L’homme est une créature qui invente
des formes et des rythmes ; c’est à cela
qu’il est le mieux exercé et il semble que
rien ne lui plaise autant que d’inventer des formes.

Nietzsche, Fragments posthumes

Il est des paroles souterraines, souvent obscures, que le poète administre avec précaution selon l’humeur, le lieu, l’écoute, à de petits cercles. Manière de soigner les siens par vibrations de cordes encore sensibles au beau et au vrai. Réflexe immémorial le rappelant à sa fonction de mage, de chaman ou de guérisseur, lorsqu’au hasard d’une pesanteur trop lourde, ses ailes l’empêchent.

C’est pour cela que le poète est clandestin — seule garantie de garder la hauteur.
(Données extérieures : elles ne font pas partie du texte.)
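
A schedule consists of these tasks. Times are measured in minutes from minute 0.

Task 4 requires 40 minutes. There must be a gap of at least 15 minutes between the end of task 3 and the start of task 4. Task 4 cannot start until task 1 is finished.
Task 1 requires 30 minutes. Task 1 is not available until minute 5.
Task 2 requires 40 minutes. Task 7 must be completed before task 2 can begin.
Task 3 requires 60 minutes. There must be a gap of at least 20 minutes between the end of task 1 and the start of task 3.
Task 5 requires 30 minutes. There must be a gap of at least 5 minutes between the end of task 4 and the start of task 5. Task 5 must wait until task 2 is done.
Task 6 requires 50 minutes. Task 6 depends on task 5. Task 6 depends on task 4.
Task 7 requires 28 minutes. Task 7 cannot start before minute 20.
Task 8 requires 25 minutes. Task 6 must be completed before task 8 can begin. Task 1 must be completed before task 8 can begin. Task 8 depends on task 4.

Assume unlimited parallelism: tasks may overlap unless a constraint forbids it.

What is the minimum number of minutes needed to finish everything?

Task 7 cannot begin until its own release at minute 20. It runs from minute 20 to 20 + 28 = minute 48.
Task 2 waits on task 7 (finishes minute 48), so it starts at minute 48 and finishes at 48 + 40 = minute 88.
Task 1 waits on its own release at minute 5, so it starts at minute 5 and finishes at 5 + 30 = minute 35.
Task 3 cannot begin until task 1 (finishes minute 35, plus 20-minute gap → minute 55). It runs from minute 55 to 55 + 60 = minute 115.
Task 4 cannot start until task 3 (finishes minute 115, plus 15-minute gap → minute 130); task 1 (finishes minute 35). The controlling bound is minute 130, so task 4 finishes at 130 + 40 = minute 170.
For task 5: task 4 (finishes minute 170, plus 5-minute gap → minute 175); task 2 (finishes minute 88). Taking the maximum gives a start of minute 175, and it finishes at 175 + 30 = minute 205.
For task 6: task 5 (finishes minute 205); task 4 (finishes minute 170). Taking the maximum gives a start of minute 205, and it finishes at 205 + 50 = minute 255.
Task 8 needs all of task 6 (finishes minute 255); task 1 (finishes minute 35); task 4 (finishes minute 170). That puts its earliest start at minute 255; it finishes at 255 + 25 = minute 280.
All tasks are finished once the last one completes. Finish times: Task 1 at 35, Task 2 at 88, Task 3 at 115, Task 4 at 170, Task 5 at 205, Task 6 at 255, Task 7 at 48, Task 8 at 280. The latest is minute 280.

280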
Je ne parle pas ici d’une clandestinité bassement politique — à la limite, si l’on tenait absolument à lui reconnaître quelque mondanité, on pourrait dire qu’elle est l’héritière désargentée d’une antique passion ésotérique. Mais en vérité, elle est avant tout et davantage un refuge ; une façon de s’abriter des débris du monde ; un « moyen », disons, de conjurer toute fin qui ne soit sienne.

Le poète n’a que faire des paillettes. L’irrévérence est son raffinement. L’attention, sa lumière. Soigner le monde en soignant les mots qui le fondent, voilà son engagement. Pour lui, un « monde nouveau » ne peut advenir qu’en arrachant l’art à l’artifice. Arracher l’art à l’artifice, c’est le dégluer de toute frivolité ; c’est l’extraire de la tare spectaculaire qui le confine, le vampirise, le rapetisse ; c’est affirmer sans ambages que l’art est vie, c’est-à-dire art-de-vivre. Arracher l’art à l’artifice donc, pour que respire enfin le feu délivré de l’âtre.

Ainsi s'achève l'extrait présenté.